Zuma defended his change at the Treasury, saying Tuesday that “while the political leadership has changed, government’s overall policy orientation remains the same.”
“[New Finance Minister Malusi Gigaba] will also be reaching out to the international investor community urgently to assure them,” he said as he unveiled a South African-made railway locomotive in Pretoria.
“We are proud of having added many young ministers.”
Cosatu’s intervention came as Gigaba admitted that Monday’s downgrade to junk status was a blow to the economy.
“We acknowledge yesterday’s announcement was a setback… but now is not a time for despondency,” he told a media conference.

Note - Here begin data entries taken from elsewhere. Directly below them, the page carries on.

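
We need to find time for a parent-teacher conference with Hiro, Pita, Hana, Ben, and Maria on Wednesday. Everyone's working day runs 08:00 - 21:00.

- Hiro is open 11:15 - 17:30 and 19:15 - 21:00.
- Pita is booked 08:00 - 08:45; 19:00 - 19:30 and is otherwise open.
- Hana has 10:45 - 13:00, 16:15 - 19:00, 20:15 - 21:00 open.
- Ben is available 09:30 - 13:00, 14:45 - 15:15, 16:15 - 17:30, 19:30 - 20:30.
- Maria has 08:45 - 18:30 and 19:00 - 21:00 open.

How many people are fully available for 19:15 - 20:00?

Hiro free: 11:15-17:30, 19:15-21:00.
Pita free: 08:45-19:00, 19:30-21:00 (invert busy blocks within the working day).
Hana free: 10:45-13:00, 16:15-19:00, 20:15-21:00.
Ben free: 09:30-13:00, 14:45-15:15, 16:15-17:30, 19:30-20:30.
Maria free: 08:45-18:30, 19:00-21:00.
Hiro and Maria can make the full 19:15-20:00 slot — that's 2.

2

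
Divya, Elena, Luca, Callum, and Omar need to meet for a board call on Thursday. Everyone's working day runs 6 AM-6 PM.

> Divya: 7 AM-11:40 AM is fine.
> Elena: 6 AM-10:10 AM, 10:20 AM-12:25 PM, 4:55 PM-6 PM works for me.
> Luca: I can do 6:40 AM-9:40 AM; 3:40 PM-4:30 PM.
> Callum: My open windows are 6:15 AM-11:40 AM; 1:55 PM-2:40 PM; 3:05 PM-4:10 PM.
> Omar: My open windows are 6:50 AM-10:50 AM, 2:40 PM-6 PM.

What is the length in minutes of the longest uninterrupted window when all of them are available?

160

Divya ∩ Elena: 07:00-10:10, 10:20-11:40.
Divya ∩ Elena ∩ Luca: 07:00-09:40.
Divya ∩ Elena ∩ Luca ∩ Callum: 07:00-09:40.
Divya ∩ Elena ∩ Luca ∩ Callum ∩ Omar: 07:00-09:40.
Those are the intersection windows.
The longest is 07:00-09:40 at 160 minutes.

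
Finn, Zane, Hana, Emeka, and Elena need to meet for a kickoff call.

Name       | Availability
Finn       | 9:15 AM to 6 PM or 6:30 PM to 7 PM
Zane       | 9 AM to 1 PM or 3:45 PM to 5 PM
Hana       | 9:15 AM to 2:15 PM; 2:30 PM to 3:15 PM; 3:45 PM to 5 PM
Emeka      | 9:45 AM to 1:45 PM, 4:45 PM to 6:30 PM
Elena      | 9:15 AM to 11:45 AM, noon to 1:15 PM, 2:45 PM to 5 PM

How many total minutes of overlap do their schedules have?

195

Finn ∩ Zane: 09:15-13:00, 15:45-17:00.
Finn ∩ Zane ∩ Hana: 09:15-13:00, 15:45-17:00.
Finn ∩ Zane ∩ Hana ∩ Emeka: 09:45-13:00, 16:45-17:00.
Finn ∩ Zane ∩ Hana ∩ Emeka ∩ Elena: 09:45-11:45, 12:00-13:00, 16:45-17:00.
Those are the intersection windows.
Summing the common windows: 120 + 60 + 15 = 195 minutes.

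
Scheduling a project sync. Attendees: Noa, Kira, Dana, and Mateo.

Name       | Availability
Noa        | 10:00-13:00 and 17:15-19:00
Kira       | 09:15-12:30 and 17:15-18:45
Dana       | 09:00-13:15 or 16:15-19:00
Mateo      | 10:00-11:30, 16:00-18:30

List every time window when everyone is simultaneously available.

Noa ∩ Kira: 10:00-12:30, 17:15-18:45.
Noa ∩ Kira ∩ Dana: 10:00-12:30, 17:15-18:45.
Noa ∩ Kira ∩ Dana ∩ Mateo: 10:00-11:30, 17:15-18:30.

10:00-11:30, 17:15-18:30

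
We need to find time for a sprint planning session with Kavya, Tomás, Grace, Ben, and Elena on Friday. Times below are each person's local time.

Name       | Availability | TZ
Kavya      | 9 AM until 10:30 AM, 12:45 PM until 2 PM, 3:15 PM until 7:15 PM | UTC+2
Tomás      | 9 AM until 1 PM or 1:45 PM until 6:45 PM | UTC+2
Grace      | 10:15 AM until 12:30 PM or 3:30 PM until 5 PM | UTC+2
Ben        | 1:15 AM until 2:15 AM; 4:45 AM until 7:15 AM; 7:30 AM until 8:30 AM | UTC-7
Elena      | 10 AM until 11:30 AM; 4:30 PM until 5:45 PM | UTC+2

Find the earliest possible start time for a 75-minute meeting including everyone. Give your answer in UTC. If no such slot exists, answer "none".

Kavya in UTC: 07:00-08:30, 10:45-12:00, 13:15-17:15 (subtract 2h to convert from UTC+2).
Tomás in UTC: 07:00-11:00, 11:45-16:45 (subtract 2h to convert from UTC+2).
Grace in UTC: 08:15-10:30, 13:30-15:00 (subtract 2h to convert from UTC+2).
Ben in UTC: 08:15-09:15, 11:45-14:15, 14:30-15:30 (add 7h to convert from UTC-7).
Elena in UTC: 08:00-09:30, 14:30-15:45 (subtract 2h to convert from UTC+2).
Kavya ∩ Tomás: 07:00-08:30, 10:45-11:00, 11:45-12:00, 13:15-16:45.
Kavya ∩ Tomás ∩ Grace: 08:15-08:30, 13:30-15:00.
Kavya ∩ Tomás ∩ Grace ∩ Ben: 08:15-08:30, 13:30-14:15, 14:30-15:00.
Kavya ∩ Tomás ∩ Grace ∩ Ben ∩ Elena: 08:15-08:30, 14:30-15:00.
So the common availability across everyone is 08:15-08:30, 14:30-15:00.
No common window is at least 75 minutes long.

none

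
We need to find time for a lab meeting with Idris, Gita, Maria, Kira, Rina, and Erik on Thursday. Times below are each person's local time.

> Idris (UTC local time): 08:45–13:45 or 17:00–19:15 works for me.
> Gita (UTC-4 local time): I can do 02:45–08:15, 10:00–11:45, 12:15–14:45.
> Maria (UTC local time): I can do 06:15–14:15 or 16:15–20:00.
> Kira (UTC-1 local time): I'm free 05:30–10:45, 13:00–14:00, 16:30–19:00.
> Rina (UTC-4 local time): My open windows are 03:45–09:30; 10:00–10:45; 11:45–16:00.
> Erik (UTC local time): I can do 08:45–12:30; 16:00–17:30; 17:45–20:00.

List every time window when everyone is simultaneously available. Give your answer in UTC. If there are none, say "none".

Idris in UTC: 08:45-13:45, 17:00-19:15.
Gita in UTC: 06:45-12:15, 14:00-15:45, 16:15-18:45 (add 4h to convert from UTC-4).
Maria in UTC: 06:15-14:15, 16:15-20:00.
Kira in UTC: 06:30-11:45, 14:00-15:00, 17:30-20:00 (add 1h to convert from UTC-1).
Rina in UTC: 07:45-13:30, 14:00-14:45, 15:45-20:00 (add 4h to convert from UTC-4).
Erik in UTC: 08:45-12:30, 16:00-17:30, 17:45-20:00.
Idris ∩ Gita: 08:45-12:15, 17:00-18:45.
Idris ∩ Gita ∩ Maria: 08:45-12:15, 17:00-18:45.
Idris ∩ Gita ∩ Maria ∩ Kira: 08:45-11:45, 17:30-18:45.
Idris ∩ Gita ∩ Maria ∩ Kira ∩ Rina: 08:45-11:45, 17:30-18:45.
Idris ∩ Gita ∩ Maria ∩ Kira ∩ Rina ∩ Erik: 08:45-11:45, 17:45-18:45.
So the common availability across everyone is 08:45-11:45, 17:45-18:45.

08:45-11:45, 17:45-18:45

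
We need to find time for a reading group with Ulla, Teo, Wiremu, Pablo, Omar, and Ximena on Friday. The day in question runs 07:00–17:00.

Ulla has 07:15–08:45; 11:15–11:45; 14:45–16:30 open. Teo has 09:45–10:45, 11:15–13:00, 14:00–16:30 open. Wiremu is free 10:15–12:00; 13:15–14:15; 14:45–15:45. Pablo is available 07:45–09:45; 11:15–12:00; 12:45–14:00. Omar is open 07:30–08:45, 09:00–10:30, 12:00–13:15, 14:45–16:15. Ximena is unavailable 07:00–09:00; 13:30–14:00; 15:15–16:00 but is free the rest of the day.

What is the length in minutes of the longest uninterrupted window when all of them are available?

0

Ulla free: 07:15-08:45, 11:15-11:45, 14:45-16:30.
Teo free: 09:45-10:45, 11:15-13:00, 14:00-16:30.
Wiremu free: 10:15-12:00, 13:15-14:15, 14:45-15:45.
Pablo free: 07:45-09:45, 11:15-12:00, 12:45-14:00.
Omar free: 07:30-08:45, 09:00-10:30, 12:00-13:15, 14:45-16:15.
Ximena free: 09:00-13:30, 14:00-15:15, 16:00-17:00 (invert busy blocks within the working day).
Ulla ∩ Teo: 11:15-11:45, 14:45-16:30.
Ulla ∩ Teo ∩ Wiremu: 11:15-11:45, 14:45-15:45.
Ulla ∩ Teo ∩ Wiremu ∩ Pablo: 11:15-11:45.
Ulla ∩ Teo ∩ Wiremu ∩ Pablo ∩ Omar: ∅.
Ulla ∩ Teo ∩ Wiremu ∩ Pablo ∩ Omar ∩ Ximena: ∅.
There is no time when everyone is free.
No common window exists, so the longest block is 0 minutes.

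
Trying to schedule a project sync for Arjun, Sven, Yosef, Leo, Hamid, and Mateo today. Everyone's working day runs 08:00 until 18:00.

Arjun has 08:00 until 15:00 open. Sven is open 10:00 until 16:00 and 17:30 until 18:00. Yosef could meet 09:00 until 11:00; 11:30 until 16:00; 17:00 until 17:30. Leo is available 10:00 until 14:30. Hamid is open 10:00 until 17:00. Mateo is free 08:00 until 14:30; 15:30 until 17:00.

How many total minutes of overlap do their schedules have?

240

Arjun ∩ Sven: 10:00-15:00.
Arjun ∩ Sven ∩ Yosef: 10:00-11:00, 11:30-15:00.
Arjun ∩ Sven ∩ Yosef ∩ Leo: 10:00-11:00, 11:30-14:30.
Arjun ∩ Sven ∩ Yosef ∩ Leo ∩ Hamid: 10:00-11:00, 11:30-14:30.
Arjun ∩ Sven ∩ Yosef ∩ Leo ∩ Hamid ∩ Mateo: 10:00-11:00, 11:30-14:30.
Those are the intersection windows.
Summing the common windows: 60 + 180 = 240 minutes.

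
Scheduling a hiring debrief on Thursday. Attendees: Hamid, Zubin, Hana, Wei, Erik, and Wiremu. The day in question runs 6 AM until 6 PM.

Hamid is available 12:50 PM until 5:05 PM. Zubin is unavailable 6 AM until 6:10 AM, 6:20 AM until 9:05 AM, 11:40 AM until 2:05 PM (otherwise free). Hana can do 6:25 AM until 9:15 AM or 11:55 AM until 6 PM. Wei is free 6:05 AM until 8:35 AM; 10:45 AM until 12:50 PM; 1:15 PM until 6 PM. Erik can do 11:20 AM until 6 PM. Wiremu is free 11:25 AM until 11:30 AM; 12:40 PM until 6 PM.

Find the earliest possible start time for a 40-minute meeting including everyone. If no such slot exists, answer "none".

Hamid free: 12:50-17:05.
Zubin free: 06:10-06:20, 09:05-11:40, 14:05-18:00 (invert busy blocks within the working day).
Hana free: 06:25-09:15, 11:55-18:00.
Wei free: 06:05-08:35, 10:45-12:50, 13:15-18:00.
Erik free: 11:20-18:00.
Wiremu free: 11:25-11:30, 12:40-18:00.
Hamid ∩ Zubin: 14:05-17:05.
Hamid ∩ Zubin ∩ Hana: 14:05-17:05.
Hamid ∩ Zubin ∩ Hana ∩ Wei: 14:05-17:05.
Hamid ∩ Zubin ∩ Hana ∩ Wei ∩ Erik: 14:05-17:05.
Hamid ∩ Zubin ∩ Hana ∩ Wei ∩ Erik ∩ Wiremu: 14:05-17:05.
Those are the intersection windows.
The first common window of at least 40 minutes is 14:05-17:05, so the earliest start is 14:05.

14:05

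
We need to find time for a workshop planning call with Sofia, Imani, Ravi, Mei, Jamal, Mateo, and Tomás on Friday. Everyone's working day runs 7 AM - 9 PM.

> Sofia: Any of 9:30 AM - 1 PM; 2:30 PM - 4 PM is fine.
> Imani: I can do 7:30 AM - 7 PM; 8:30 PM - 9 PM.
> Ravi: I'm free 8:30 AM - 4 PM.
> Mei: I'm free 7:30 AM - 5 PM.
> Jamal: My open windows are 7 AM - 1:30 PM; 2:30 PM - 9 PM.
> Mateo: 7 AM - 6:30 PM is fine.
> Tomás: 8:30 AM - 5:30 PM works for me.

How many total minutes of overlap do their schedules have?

300

Sofia ∩ Imani: 09:30-13:00, 14:30-16:00.
Sofia ∩ Imani ∩ Ravi: 09:30-13:00, 14:30-16:00.
Sofia ∩ Imani ∩ Ravi ∩ Mei: 09:30-13:00, 14:30-16:00.
Sofia ∩ Imani ∩ Ravi ∩ Mei ∩ Jamal: 09:30-13:00, 14:30-16:00.
Sofia ∩ Imani ∩ Ravi ∩ Mei ∩ Jamal ∩ Mateo: 09:30-13:00, 14:30-16:00.
Sofia ∩ Imani ∩ Ravi ∩ Mei ∩ Jamal ∩ Mateo ∩ Tomás: 09:30-13:00, 14:30-16:00.
Those are the intersection windows.
Summing the common windows: 210 + 90 = 300 minutes.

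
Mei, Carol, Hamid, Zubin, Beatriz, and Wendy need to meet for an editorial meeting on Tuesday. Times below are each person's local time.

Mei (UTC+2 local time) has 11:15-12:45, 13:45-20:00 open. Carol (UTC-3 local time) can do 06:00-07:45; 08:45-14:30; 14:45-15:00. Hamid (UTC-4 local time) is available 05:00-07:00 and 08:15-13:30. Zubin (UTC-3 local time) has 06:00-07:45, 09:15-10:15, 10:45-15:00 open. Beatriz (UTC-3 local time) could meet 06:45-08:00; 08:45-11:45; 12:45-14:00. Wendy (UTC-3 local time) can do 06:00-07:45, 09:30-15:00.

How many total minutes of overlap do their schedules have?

240

Mei in UTC: 09:15-10:45, 11:45-18:00 (subtract 2h to convert from UTC+2).
Carol in UTC: 09:00-10:45, 11:45-17:30, 17:45-18:00 (add 3h to convert from UTC-3).
Hamid in UTC: 09:00-11:00, 12:15-17:30 (add 4h to convert from UTC-4).
Zubin in UTC: 09:00-10:45, 12:15-13:15, 13:45-18:00 (add 3h to convert from UTC-3).
Beatriz in UTC: 09:45-11:00, 11:45-14:45, 15:45-17:00 (add 3h to convert from UTC-3).
Wendy in UTC: 09:00-10:45, 12:30-18:00 (add 3h to convert from UTC-3).
Mei ∩ Carol: 09:15-10:45, 11:45-17:30, 17:45-18:00.
Mei ∩ Carol ∩ Hamid: 09:15-10:45, 12:15-17:30.
Mei ∩ Carol ∩ Hamid ∩ Zubin: 09:15-10:45, 12:15-13:15, 13:45-17:30.
Mei ∩ Carol ∩ Hamid ∩ Zubin ∩ Beatriz: 09:45-10:45, 12:15-13:15, 13:45-14:45, 15:45-17:00.
Mei ∩ Carol ∩ Hamid ∩ Zubin ∩ Beatriz ∩ Wendy: 09:45-10:45, 12:30-13:15, 13:45-14:45, 15:45-17:00.
So the common availability across everyone is 09:45-10:45, 12:30-13:15, 13:45-14:45, 15:45-17:00.
Summing the common windows: 60 + 45 + 60 + 75 = 240 minutes.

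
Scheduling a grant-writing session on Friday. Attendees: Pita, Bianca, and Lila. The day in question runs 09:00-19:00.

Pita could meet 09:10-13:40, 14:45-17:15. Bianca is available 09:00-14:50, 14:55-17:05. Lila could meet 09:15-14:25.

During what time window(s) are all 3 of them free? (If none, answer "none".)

09:15-13:40

Pita ∩ Bianca: 09:10-13:40, 14:45-14:50, 14:55-17:05.
Pita ∩ Bianca ∩ Lila: 09:15-13:40.
Those are the intersection windows.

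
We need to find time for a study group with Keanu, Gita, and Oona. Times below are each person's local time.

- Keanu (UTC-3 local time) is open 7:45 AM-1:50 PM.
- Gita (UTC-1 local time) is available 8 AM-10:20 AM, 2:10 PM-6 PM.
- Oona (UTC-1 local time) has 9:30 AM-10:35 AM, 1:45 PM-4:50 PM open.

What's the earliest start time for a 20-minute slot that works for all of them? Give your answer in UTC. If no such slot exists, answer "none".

Keanu in UTC: 10:45-16:50 (add 3h to convert from UTC-3).
Gita in UTC: 09:00-11:20, 15:10-19:00 (add 1h to convert from UTC-1).
Oona in UTC: 10:30-11:35, 14:45-17:50 (add 1h to convert from UTC-1).
Keanu ∩ Gita: 10:45-11:20, 15:10-16:50.
Keanu ∩ Gita ∩ Oona: 10:45-11:20, 15:10-16:50.
The first common window of at least 20 minutes is 10:45-11:20, so the earliest start is 10:45.

10:45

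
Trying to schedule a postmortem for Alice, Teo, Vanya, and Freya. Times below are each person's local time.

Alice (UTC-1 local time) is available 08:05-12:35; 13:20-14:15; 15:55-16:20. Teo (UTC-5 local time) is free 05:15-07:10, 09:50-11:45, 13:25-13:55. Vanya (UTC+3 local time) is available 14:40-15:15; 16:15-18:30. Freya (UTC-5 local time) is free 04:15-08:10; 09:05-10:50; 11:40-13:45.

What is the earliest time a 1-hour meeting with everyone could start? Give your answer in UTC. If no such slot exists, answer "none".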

“What these reviews highlight is that we need to reignite our nation’s growth engines.”
S&P said the cut to below investment grade reflected “heightened political and institutional uncertainties” following Zuma’s shock purge of critical ministers.
The downgrade could mean that the government and state-run industries are forced to pay for their borrowing.
The shake-up has “put at risk fiscal and growth outcomes”, the ratings agency added as it downgraded South Africa to BB+ from BBB-.
The rand fell three percent against the US dollar following Monday night’s downgrade. The rand was trading at 13.64 against the greenback at 1345 GMT on Tuesday.
‘Black day for the country’
Moody’s ratings agency too said it was placing its South Africa rating – two notches above “junk” status – on review for a downgrade, due to “the abrupt change in leadership of key government institutions.”
South Africa’s leading financial paper Business Day called the downgrade “a black day for the country.”
“It also specifically raised the possibility that the trust established between business leaders and labour representatives could be eroded,” it wrote in its leading article.
Zuma’s cabinet overhaul exposed deep divisions within the ANC, and officials from the main opposition Democratic Alliance (DA) party are hoping to recruit enough support from ruling-party members of parliamens to unseat the president if there is a vote of no confidence.
“The fact is that the minister is just not up to the job,” the DA said in a statement. “There is now a strong impression that Malusi Gigaba is just Des Van Rooyen in a designer suit,” it said, referring to a little-known MP who was named finance minister in 2015 and lasted just four days in the post.